My project for this summer focused on the decline in usage of the English definite article ‘the’ and determining an explanation for the trend. We hypothesized that the trend was the result of English becoming less and less formal over the past century or so. We sought both to verify that formality is influencing “the” and also to determine what might be happening linguistically to steer such a trend.
My work involved writing Python scripts and using a formality classifier to determine correlations between formality and “the”; determining correlations between formality, “the” and various concrete linguistic features (e.g. parts of speech); as well as figuring out how the above are changing over time. In the end, we found strong evidence that formality may indeed be contributing to the decline in ‘the’ usage, and also determined a select number of linguistic features that could be replacing it.

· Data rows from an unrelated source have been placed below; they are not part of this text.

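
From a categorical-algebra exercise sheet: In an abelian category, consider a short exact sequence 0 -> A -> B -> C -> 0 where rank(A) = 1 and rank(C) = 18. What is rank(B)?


For a short exact sequence 0 -> A -> B -> C -> 0,
rank is additive: rank(B) = rank(A) + rank(C).
rank(B) = 1 + 18 = 19

19


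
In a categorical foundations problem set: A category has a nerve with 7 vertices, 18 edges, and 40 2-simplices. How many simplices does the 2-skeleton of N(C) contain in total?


The 2-skeleton of the nerve N(C) consists of simplices in dimensions 0, 1, 2:
  |N(C)_0| = 7 (objects)
  |N(C)_1| = 18 (morphisms)
  |N(C)_2| = 40 (composable pairs)
Total = 7 + 18 + 40 = 65

65


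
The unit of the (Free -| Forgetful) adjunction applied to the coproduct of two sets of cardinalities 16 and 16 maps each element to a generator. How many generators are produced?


The unit eta_X: X -> U(F(X)) of the Free-Forgetful adjunction
maps each element of X to a generator of F(X). For X = S + T (disjoint
union in Set), |S + T| = |S| + |T|.
Total mappings = 16 + 16 = 32.

32


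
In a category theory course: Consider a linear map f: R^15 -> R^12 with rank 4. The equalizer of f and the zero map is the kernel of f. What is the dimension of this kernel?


The equalizer of f and the zero map is ker(f).
By the rank-nullity theorem: dim(ker(f)) = dim(domain) - rank(f).
dim(ker(f)) = 15 - 4 = 11

11


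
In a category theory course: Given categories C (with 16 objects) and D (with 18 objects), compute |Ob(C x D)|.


The product category C x D has objects that are pairs (c, d).
Number of pairs = |Ob(C)| * |Ob(D)| = 16 * 18 = 288

288


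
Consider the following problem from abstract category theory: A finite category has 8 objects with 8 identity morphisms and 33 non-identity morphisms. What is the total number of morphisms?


Each object has an identity morphism, giving 8 identities.
Adding the 33 non-identity morphisms:
Total = 8 + 33 = 41

41


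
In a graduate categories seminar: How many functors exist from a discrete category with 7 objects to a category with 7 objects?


A functor from a discrete category C to D is determined by
where each object maps. Each of the 7 objects of C can map
to any of the 7 objects of D independently.
Number of functors = 7^7 = 823543

823543


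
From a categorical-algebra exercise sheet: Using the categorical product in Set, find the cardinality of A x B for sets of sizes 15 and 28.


In Set, the product A x B is the Cartesian product.
By the universal property, |A x B| = |A| * |B|.
|A x B| = 15 * 28 = 420

420


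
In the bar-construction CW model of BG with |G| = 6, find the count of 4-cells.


In the bar-construction CW model of BG, the n-cells are indexed by
n-tuples [g_1|...|g_n] of non-identity elements of G (degenerate
simplices with some g_i = e do not contribute cells), so there are
(|G| - 1)^n n-cells.
For dim = 4 with |G| = 6:
cells = (6 - 1)^4 = 5^4 = 625

625


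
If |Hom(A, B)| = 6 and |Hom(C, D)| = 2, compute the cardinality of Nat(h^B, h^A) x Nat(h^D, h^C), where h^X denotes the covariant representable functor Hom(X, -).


By the Yoneda lemma, Nat(h^B, h^A) is isomorphic to Hom(A, B),
so |Nat(h^B, h^A)| = |Hom(A, B)| and |Nat(h^D, h^C)| = |Hom(C, D)|.
|Hom(A, B)| = 6, |Hom(C, D)| = 2.
|Nat(h^B, h^A) x Nat(h^D, h^C)| = 6 * 2 = 12

12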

I learned a great deal from working on this project this summer, both in terms of hard skills that I may apply directly in the future, as well as soft skills related to the research process in general. As far as hard skills are concerned, I learned a lot about libraries available for natural language processing and statistics using Python, which I am sure I will make use of as I complete further coursework in my field (computer science and linguistics) and begin my career. With regards to the research process, I learned that after crunching lots of numbers, it can be easy to lose sight of what they actually mean; it is important to constantly ask yourself what they indicate and how they should steer further research. I also learned a lot about the importance of building off the work of others. It is almost impossible to get anything significant done completely from scratch all by yourself. When doing research, it is crucial to focus on your main question of interest and leverage the work of others appropriately to get yourself to the point where you can answer that question. I’m confident that the research skills I have developed will prove invaluable as I perform future research or work in teams on larger-scale projects for courses or work.